When he was fifteen, he was accessory to an armed robbery in Corpus Christi. Now I only know where he is when he’s in prison.
You said, the night we met, that I was only capable of seeing one side of things. I’ve thought about that. I understand attachments between mothers and their children. But if you’re right, if I have no choice here but to be a bird of prey, tearing flesh to keep my own alive, it’s because I understand attachments. That’s the kind of hawk I am—I’ve lost my other wing.
I wonder what you are giving Turtle now that she can keep. Soon she’s going to hear from someone that she isn’t white. Some boy will show her that third-grade joke, the Land O’ Lakes Margarine squaw with a flap cut in her chest, the breasts drawn in behind the flap, and ask her, “Where does butter come from?” On the night of the junior prom, Turtle will need to understand why no white boy’s parents are happy to take her picture on their son’s arm.
What does she have that will see her through this into a peaceful womanhood?

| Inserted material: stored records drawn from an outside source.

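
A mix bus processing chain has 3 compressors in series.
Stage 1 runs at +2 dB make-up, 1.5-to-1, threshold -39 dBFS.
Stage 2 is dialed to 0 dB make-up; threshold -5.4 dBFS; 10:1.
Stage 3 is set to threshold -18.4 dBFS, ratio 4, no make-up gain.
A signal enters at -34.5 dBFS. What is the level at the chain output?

Stage 1: 4.5 dB above -39 dBFS, reduced 1.5:1 to 3 dB above → -36 dBFS; +2 dB make-up → -34 dBFS.
Stage 2: -34 dBFS ≤ -5.4 dBFS, so stage 2 doesn't engage; output -34 dBFS.
Stage 3: -34 dBFS ≤ -18.4 dBFS, so stage 3 doesn't engage; output -34 dBFS.

-34 dBFS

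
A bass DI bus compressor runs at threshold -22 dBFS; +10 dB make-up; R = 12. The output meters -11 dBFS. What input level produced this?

-10 dBFS

Remove make-up: -11 − 10 = -21 dBFS.
The compressed level sits -21 − (-22) = 1 dB over threshold.
Input overshoot = R × output overshoot = 12 dB → input = -22 + 12 = -10 dBFS.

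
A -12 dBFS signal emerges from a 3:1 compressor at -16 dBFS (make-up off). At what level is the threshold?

Let T be the threshold. Output overshoot = (input overshoot)/R, so -16 − T = (-12 − T)/3.
3·(-16 − T) = -12 − T → 2·T = -48 − (-12) = -36.
T = -36/2 = -18 dBFS.

-18 dBFS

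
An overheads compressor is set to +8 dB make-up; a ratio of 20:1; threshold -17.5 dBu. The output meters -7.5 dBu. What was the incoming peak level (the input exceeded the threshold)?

Remove make-up: -7.5 − 8 = -15.5 dBu.
The compressed level sits -15.5 − (-17.5) = 2 dB over threshold.
Before 20:1 compression the overshoot was 2 × 20 = 40 dB, so input = -17.5 + 40 = 22.5 dBu.

22.5 dBu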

As a citizen of Turtle’s nation, as the sister of Gabriel Fourkiller, I want you to understand why she can’t belong to you.
Yours sincerely,
Annawake Fourkiller
15
COMMUNION
“IT’S NOT SUCH A HARD name, Teebadoe,” Gundi says. “It’s Cajun, right? A bayou name.” The turquoise cushions are on the floor around them, and Jax’s head is in her lap. The raspberry tea is gone; they are past that stage of the consola-tion.

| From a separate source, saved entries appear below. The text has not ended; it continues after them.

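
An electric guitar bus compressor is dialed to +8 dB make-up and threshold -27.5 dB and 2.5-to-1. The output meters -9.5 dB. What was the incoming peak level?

Remove make-up: -9.5 − 8 = -17.5 dB.
That's 10 dB above the -27.5 dB threshold.
Before 2.5:1 compression the overshoot was 10 × 2.5 = 25 dB, so input = -27.5 + 25 = -2.5 dB.

-2.5 dB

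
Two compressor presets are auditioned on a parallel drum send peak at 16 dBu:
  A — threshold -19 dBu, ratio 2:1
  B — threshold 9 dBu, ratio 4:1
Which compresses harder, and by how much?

A: overshoot 35 dB → output overshoot 17.5 dB → GR 17.5 dB.
B: overshoot 7 dB → output overshoot 1.75 dB → GR 5.25 dB.
A applies 12.25 dB more gain reduction.

A, by 12.25 dB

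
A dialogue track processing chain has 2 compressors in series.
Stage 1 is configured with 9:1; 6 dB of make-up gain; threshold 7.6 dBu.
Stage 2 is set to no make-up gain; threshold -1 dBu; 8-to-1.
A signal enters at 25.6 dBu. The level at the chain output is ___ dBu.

Stage 1: overshoot 18 dB → 18/9 = 2 dB → 9.6 dBu; +6 dB make-up → 15.6 dBu.
Stage 2: 16.6 dB above -1 dBu, reduced 8:1 to 2.075 dB above → 1.075 dBu.

1.075 dBu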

“My daddy was an alligator,” Jax tells her, enjoying the pity. “He only bit once.”
“What do people usually say, when they get your name wrong?”
“Thimble Dukes.”
“And your girlfriend, what does she say?”

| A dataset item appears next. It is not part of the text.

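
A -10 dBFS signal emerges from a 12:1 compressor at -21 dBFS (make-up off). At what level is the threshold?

-22 dBFS

Let T be the threshold. Output overshoot = (input overshoot)/R, so -21 − T = (-10 − T)/12.
12·(-21 − T) = -10 − T → 11·T = -252 − (-10) = -242.
T = -242/11 = -22 dBFS.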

“She says, ‘Jax, honey, get your butt in here please and pick up your socks.’ ” He rests his long hands on his face and rubs his eye sockets deeply.
Gundi strokes Jax’s hair. “I’m very sorry for this strange disaster that has entered your life.”
“I’m sorry too.” Jax sits up, putting a few inches of turquoise cushion between himself and Gundi. She talks like a nineteenth-century romance novel with twentieth-century intentions. “I’m sorry Taylor and Turtle are living in a Dodge Corona. That part I know is a disaster. The rest I’m not sure about.” He picks up his cup and cradles its warmth in his palms. They’re drinking saki. Gundi believes in drinking warm things on warm days. The afternoon sun through the west windows is finally losing some of its hostil-ity, but Jax’s skin remains salty from his session in Gundi’s Fiat. She commented on his taste, earlier, when she put a teacup in his hands and kissed his forehead.